(Nanowerk Spotlight) Neural interfaces establish direct communication between the central nervous system (CNS) and a sovereign, man-made digital system. This technology is perhaps the most important advance in the study and treatment of the brain is the development of the neural interface.
Different biomedical devices implanted in the central nervous system, so-called neural interfaces, already have been developed to control motor disorders or to translate willful brain processes into specific actions by the control of external devices (read more: "Nanotechnology coming to a brain near you").
These interfaces promote a neurophysiological understanding and provide a clinical means for detecting or treating neurological symptoms and diseases. They could help increase the independence of people with disabilities by allowing them to control various devices with their thoughts – not surprisingly, the other candidate for early adoption of this technology is the military.
Neural interfaces, or brain-machine interfaces (BMIs), can preserve the function of impaired neuronal tissues by translating nervous system signals into quantities that can be computationally understood.
The image depicts a neuronal network growing on a nanotextured gold electrode coating. The topographical cues presented by the coating preferentially favor spreading of neurons as opposed to scar tissue. This feature has the potential to enhance the performance of neural interfaces. (Image: Ryan Chen/LLNL) (read more: Implantable neuronal electrode nanocoating good as gold)
The success of such a device relies on understanding the principles of bioelectrical transduction, neural modulation through computational calibration, and acclimating signal processing.

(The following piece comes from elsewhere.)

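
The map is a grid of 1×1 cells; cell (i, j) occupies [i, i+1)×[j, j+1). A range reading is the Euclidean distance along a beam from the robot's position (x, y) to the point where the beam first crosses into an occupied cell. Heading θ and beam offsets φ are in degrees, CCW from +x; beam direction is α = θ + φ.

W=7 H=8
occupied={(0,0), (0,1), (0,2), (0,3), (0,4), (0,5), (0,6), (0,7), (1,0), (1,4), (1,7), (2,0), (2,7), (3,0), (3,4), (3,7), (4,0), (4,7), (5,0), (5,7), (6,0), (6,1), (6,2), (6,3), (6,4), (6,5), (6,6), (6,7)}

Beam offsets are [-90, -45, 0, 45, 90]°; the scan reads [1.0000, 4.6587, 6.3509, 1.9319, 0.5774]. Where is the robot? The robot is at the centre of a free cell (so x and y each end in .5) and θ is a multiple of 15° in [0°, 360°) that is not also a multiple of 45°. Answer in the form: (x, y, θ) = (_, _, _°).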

The ideal neural electrodes should be designed to have a small volume to minimize damage to the tissue, while maintaining high sensitivity, i.e., high signal-to-noise ratios. However, it is nearly impossible to satisfy these competing requirements with conventional microfabrication methods and materials.
Nanotechnology fabrication methods can overcome these limitations by producing electrodes with an extremely high surface to volume ratio, i.e., more probe units within the same volume, resulting in unprecedented specificity.
A lot of research is already taking place in this field, for instance by revolutionizing brain-computer interfaces using silicon electronics. This work is part of DARPA's Neural Engineering System Design (NESD) program that aims to develop an implantable neural interface able to provide advanced signal resolution and data-transfer bandwidth between the brain and electronics.
In a new review article, just published in Advanced Functional Materials ("Nanotechnology and Nanomaterials for Improving Neural Interfaces"), the authors provide an overview of materials recently developed – specifically nanomaterials – that vastly enhance electrical properties, mechanical properties, location specificity, cytocompatibilty and biocompatibility to advance our understanding of the central nervous system and enable greater control over diseased/damaged states compared to current technologies.
After discussing the current status of the biomaterial neural tissue interface, the authors focus on micro- and nanofabrication methods for electrode fabrication and techniques for evaluating and characterizing these electrodes.
A large section of the article is dedicated to an overview of nanomaterials used for neural electrodes: graphene, carbon nanotubes, and hybrid nanomaterials.
As the authors conclude their review, they point out that several strategies could prove promising for the development of improved neural interfaces. First, the optimization of electrode geometrical properties, including size, volume, geometry, and surface morphology, have been shown to influence, in one way or another, biocompatibility and electrical properties of electrodes. These improvements could be achieved by adopting more advanced nanofabrication techniques and surface modification methods capable of producing electrodes deemed far less biologically invasive.
Second, the development and employment of novel nanomaterials such as carbon-based materials, conducting polymers, hydrogels, and hybrid materials that possess superior physical properties and biocompatibility have the ability to overcome the limitations that conventional metallic and semimetal materials are facing, i.e., great mechanical mismatch and gliosis.
Third, the delivery of pharmaceutical agents (such as anti-inflammatory drugs) and/or the incorporation of bioactive coatings that encourage active neuron ingrowth may reduce reactive tissue responses and promote implant-tissue integration.
In addition, chief among these trends is the development of wireless electrodes that enable prolonged recording and stimulation activities in the absence of bulky wires and attachments. Such technology could significantly improve our understanding of the brain by allowing continuous monitoring of neural signals during activities in which conventional wired electrodes would be prohibitive.
Wireless electrodes could also enable the continuous stimulation of damaged or diseased brains to possibly restore functions of the CNS to people in need.
Additionally, researchers are incorporating natural materials within newly developed micro- and nanoelectrodes to improve biocompatibility for prolonged applications.
Experimental work is underway to address the challenges of low organic semiconductor carrier mobility, a shortage of data describing noise interference in organic transistors, and the lack of long-term in vivo studies characterizing the interfacial implant region.
It is anticipated that advancements in these areas will lead to an improved ability to monitor, stimulate, and record neurophysiological signals. This in turn may enable a paradigm shift in the way that people with disorders of the CNS are diagnosed and treated.